Custom Character Classes
Say we wanted to match just a specific set of letters and pull them from a string? We can do that with custom character classes. A simple example would be removing all the vowels from the alpha:
import re
def vowelRegex():
vowelRegexExclude = re.compile(r'[^aeiouAEIOU]')
mo = vowelRegexExclude.findall('ABCDEFGHIJKLMNOPQRSTUVWXYZabcdefghijklmnopqrstuvwxyz')
print(mo)
The above example pulls all the matching vowels and excludes them. How’d this happen? Well there is a caret right at the start but after the opening bracket of the regex matching that caused it to flip to a negative value, meaning ignore/exclude its contents. If we take out the caret:
As you can see above, removing the caret after the bracket causes it to ONLY display the wanted letters.
Dive In
The world of regex can be confusing and a little frustrating at times but once you understand the basics you can move forward to much more complex matching. I recommend testing your patterns with regexpal and Regexr to help expand your understanding a little more!

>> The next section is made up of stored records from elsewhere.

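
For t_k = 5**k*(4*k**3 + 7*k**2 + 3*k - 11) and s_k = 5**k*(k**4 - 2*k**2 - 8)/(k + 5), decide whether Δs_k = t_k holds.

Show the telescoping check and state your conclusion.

s_(k+1) = 5**(k + 1)*((k + 1)**4 - 2*(k + 1)**2 - 8)/(k + 6)
s_(k+1) − s_k = 5**k*(4*k**5 + 39*k**4 + 122*k**3 + 112*k**2 - 37*k - 177)/(k**2 + 11*k + 30)
(s_(k+1) − s_k) − t_k = 5**k*(-12*k**4 - 78*k**3 - 120*k**2 - 6*k + 153)/(k**2 + 11*k + 30)

Invalid: residual 5**k*(-12*k**4 - 78*k**3 - 120*k**2 - 6*k + 153)/(k**2 + 11*k + 30) ≠ 0.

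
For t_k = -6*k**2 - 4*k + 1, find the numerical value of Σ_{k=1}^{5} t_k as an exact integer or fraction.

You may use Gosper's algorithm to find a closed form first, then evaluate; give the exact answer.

Σ = -385

Ratio r(k) = (6*k**2 + 16*k + 9)/(6*k**2 + 4*k - 1).
Take A(k)=1, B(k)=1, C(k)=k**2 + 2*k/3 - 1/6.
Set up (1)·f(k+1) − (1)·f(k) − (k**2 + 2*k/3 - 1/6) = 0.
Bound: deg f ≤ 3.
Solve for f: f(k) = k*(2*k**2 - k - 2)/6 (degree 3 ≤ 3).
Then R = B(k−1)f/C = k*(2*k**2 - k - 2)/(6*k**2 + 4*k - 1), so s_k = R(k)·t_k = k*(-2*k**2 + k + 2).
Δs = -6*k**2 - 4*k + 1, as required.
Telescoping: Σ = s_(6) − s_(1) = -384 − (1) = -385.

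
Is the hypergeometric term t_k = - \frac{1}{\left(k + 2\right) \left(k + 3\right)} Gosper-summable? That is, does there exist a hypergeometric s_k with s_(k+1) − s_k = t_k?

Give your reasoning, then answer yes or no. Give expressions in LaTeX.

t_(k+1)/t_k = (k + 2)/(k + 4).
Take A(k)=k + 2, B(k)=k + 4, C(k)=1.
Key eq: (k + 2)·f(k+1) = (k + 3)·f(k) + (1).
From deg A=1, deg B=1, deg C=0: d=1.
Coefficient equations give f(k) = k/2.
So s_k = (B(k−1)f/C)·t_k = (k*(k + 3)/2)·t_k = -k/(2*k + 4).
Verify: -1/(k**2 + 5*k + 6) matches t_k.

Yes. s_k = - \frac{k}{2 k + 4}.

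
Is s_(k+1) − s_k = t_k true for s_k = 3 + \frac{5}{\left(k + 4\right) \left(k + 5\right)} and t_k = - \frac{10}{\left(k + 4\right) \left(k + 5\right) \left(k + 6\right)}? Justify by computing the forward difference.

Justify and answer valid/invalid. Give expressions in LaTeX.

valid; difference matches t_k

s_(k+1) = 3 + 5/((k + 5)*(k + 6))
s_(k+1) − s_k = -10/(k**3 + 15*k**2 + 74*k + 120)
(s_(k+1) − s_k) − t_k = 0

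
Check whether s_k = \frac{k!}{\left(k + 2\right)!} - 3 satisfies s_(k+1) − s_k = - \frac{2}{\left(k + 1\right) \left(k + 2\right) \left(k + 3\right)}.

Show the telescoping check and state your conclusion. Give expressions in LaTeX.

Valid: the claim telescopes to t_k.

s_(k+1) = -(3*k**2 + 15*k + 17)/((k + 2)*(k + 3))
s_(k+1) − s_k = -2/((k + 1)*(k + 2)*(k + 3))
(s_(k+1) − s_k) − t_k = 0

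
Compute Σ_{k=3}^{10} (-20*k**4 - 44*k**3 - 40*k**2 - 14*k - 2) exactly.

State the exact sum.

Σ = -654968

Compute t_(k+1)/t_k: get (10*k**4 + 62*k**3 + 146*k**2 + 153*k + 60)/(10*k**4 + 22*k**3 + 20*k**2 + 7*k + 1).
A = 1, B = 1, C = k**4 + 11*k**3/5 + 2*k**2 + 7*k/10 + 1/10.
Key eq: (1)·f(k+1) = (1)·f(k) + (k**4 + 11*k**3/5 + 2*k**2 + 7*k/10 + 1/10).
deg f ≤ 5 (via 0,0,4).
Solving with deg f ≤ 5: f(k) = k*(4*k**4 + k**3 - 2*k**2 - 2*k + 1)/20.
So s_k = (B(k−1)f/C)·t_k = (k*(4*k**4 + k**3 - 2*k**2 - 2*k + 1)/(2*(10*k**4 + 22*k**3 + 20*k**2 + 7*k + 1)))·t_k = k*(-4*k**4 - k**3 + 2*k**2 + 2*k - 1).
s_(k+1) − s_k = -20*k**4 - 44*k**3 - 40*k**2 - 14*k - 2 = t_k.
Telescoping: Σ = s_(11) − s_(3) = -655952 − (-984) = -654968.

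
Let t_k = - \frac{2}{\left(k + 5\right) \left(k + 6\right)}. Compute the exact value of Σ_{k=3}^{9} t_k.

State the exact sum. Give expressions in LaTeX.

Compute t_(k+1)/t_k: get (k + 5)/(k + 7).
Take A(k)=k + 5, B(k)=k + 7, C(k)=1.
Solve (k + 5)·f(k+1) − (k + 6)·f(k) = 1.
Degrees (1,1,0) ⇒ d ≤ 1.
A polynomial solution: f(k) = k/5.
So s_k = (B(k−1)f/C)·t_k = (k*(k + 6)/5)·t_k = -2*k/(5*k + 25).
Δs = -2/(k**2 + 11*k + 30), as required.
Evaluate s at k=10 and k=3: -4/15 and -3/20; difference -7/60.

Σ = -7/60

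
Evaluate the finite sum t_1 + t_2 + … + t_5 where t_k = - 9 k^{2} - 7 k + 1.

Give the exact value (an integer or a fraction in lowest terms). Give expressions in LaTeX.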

Character Class Cheat Sheet
Shorthand Character Class | Represents |
---|---|
/d | Any digit from 0 to 9 |
/D | Any character that isn’t a digit from 0 to 9 |
/w | Any letter, digit, or underscore, word match |
/W | Any character that isn’t a letter, digit, or underscore |
/s | Any space, tab, or newline, space matching |
/S | Any character that is not a space, tab, or newline |